July 10, 2025·10 min read

machine-learningoptimizationstatistics

Grid search is dead. Random search is better but still wasteful. Bayesian optimization finds better hyperparameters in fewer evaluations by building a probabilistic model of the objective function.

The Core Idea

Instead of evaluating $f(\mathbf{x})$ at predetermined points, we:

Build a surrogate model (typically a Gaussian process) of $f$
Use an acquisition function to decide where to evaluate next
Update the surrogate with the new observation
Repeat until budget exhausted

\mathbf{x}_{n+1} = \arg\max_{\mathbf{x}} \alpha(\mathbf{x}; \mathcal{D}_n)

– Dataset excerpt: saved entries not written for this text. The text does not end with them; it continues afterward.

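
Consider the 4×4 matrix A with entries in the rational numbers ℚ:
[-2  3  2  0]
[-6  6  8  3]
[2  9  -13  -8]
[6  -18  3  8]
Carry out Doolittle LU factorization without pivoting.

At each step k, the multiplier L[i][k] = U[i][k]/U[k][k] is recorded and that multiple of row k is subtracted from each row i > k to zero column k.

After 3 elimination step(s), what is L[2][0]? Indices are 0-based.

Step 1: pivot at (0,0) is -2.
  row1 ← row1 − (3)·row0  ⇒  L[1][0]=3, U row1=(0, -3, 2, 3)
  row2 ← row2 − (-1)·row0  ⇒  L[2][0]=-1, U row2=(0, 12, -11, -8)
  row3 ← row3 − (-3)·row0  ⇒  L[3][0]=-3, U row3=(0, -9, 9, 8)
Step 2: pivot at (1,1) is -3.
  row2 ← row2 − (-4)·row1  ⇒  L[2][1]=-4, U row2=(0, 0, -3, 4)
  row3 ← row3 − (3)·row1  ⇒  L[3][1]=3, U row3=(0, 0, 3, -1)
Step 3: pivot at (2,2) is -3.
  row3 ← row3 − (-1)·row2  ⇒  L[3][2]=-1, U row3=(0, 0, 0, 3)

L[2][0] = -1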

where $\alpha$ is the acquisition function and $\mathcal{D}_n = \{(\mathbf{x}_i, y_i)\}_{i=1}^n$ are our observations.

Gaussian Process Priors

A GP defines a distribution over functions:

f(\mathbf{x}) \sim \mathcal{GP}(m(\mathbf{x}), k(\mathbf{x}, \mathbf{x}'))

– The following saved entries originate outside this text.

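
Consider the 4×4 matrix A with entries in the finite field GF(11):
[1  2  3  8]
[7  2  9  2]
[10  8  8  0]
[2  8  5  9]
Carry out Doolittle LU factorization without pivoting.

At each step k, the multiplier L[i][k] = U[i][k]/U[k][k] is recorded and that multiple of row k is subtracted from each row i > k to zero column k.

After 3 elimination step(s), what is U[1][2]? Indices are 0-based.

[col 0] pivot 1
  R1 -= 7*R0 → (0, 10, 10, 1)  (L[1][0] := 7)
  R2 -= 10*R0 → (0, 10, 0, 8)  (L[2][0] := 10)
  R3 -= 2*R0 → (0, 4, 10, 4)  (L[3][0] := 2)
[col 1] pivot 10
  R2 -= 1*R1 → (0, 0, 1, 7)  (L[2][1] := 1)
  R3 -= 7*R1 → (0, 0, 6, 8)  (L[3][1] := 7)
[col 2] pivot 1
  R3 -= 6*R2 → (0, 0, 0, 10)  (L[3][2] := 6)

U[1][2] = 10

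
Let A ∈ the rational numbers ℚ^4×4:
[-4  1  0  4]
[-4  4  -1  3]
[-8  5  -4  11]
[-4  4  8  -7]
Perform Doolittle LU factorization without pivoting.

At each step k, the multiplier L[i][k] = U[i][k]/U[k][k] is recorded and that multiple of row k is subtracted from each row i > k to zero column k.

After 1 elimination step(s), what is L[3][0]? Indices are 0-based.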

The posterior after observing $\mathcal{D}_n$ gives us both a mean prediction and uncertainty:

\mu_n(\mathbf{x}) = \mathbf{k}^T (\mathbf{K} + \sigma^2\mathbf{I})^{-1} \mathbf{y}

\sigma_n^2(\mathbf{x}) = k(\mathbf{x}, \mathbf{x}) - \mathbf{k}^T (\mathbf{K} + \sigma^2\mathbf{I})^{-1} \mathbf{k}

The uncertainty estimate is what makes Bayesian optimization sample-efficient. High uncertainty regions are unexplored — the acquisition function balances exploitation (low predicted loss) with exploration (high uncertainty).

Expected Improvement

The most common acquisition function, Expected Improvement, measures the expected amount by which we'll improve over the current best:

\text{EI}(\mathbf{x}) = \mathbb{E}\left[\max(f(\mathbf{x}) - f^*, 0)\right]

This has a closed-form solution under the GP posterior, making it cheap to optimize.

import numpy as np
from scipy.stats import norm

def expected_improvement(X, gp_model, best_y):
    mu, sigma = gp_model.predict(X, return_std=True)
    z = (mu - best_y) / (sigma + 1e-8)
    ei = (mu - best_y) * norm.cdf(z) + sigma * norm.pdf(z)
    return ei

When to Use What

Method	Evaluations	Best For
Grid Search	$O(k^d)$	≤3 hyperparameters
Random Search	Budget-limited	Initial exploration
Bayesian Opt	10-200	Expensive evaluations
Multi-fidelity	100-1000	Cheap approximations available

For most deep learning tasks, I recommend starting with random search for the first 20 evaluations, then switching to Bayesian optimization with Expected Improvement for refinement.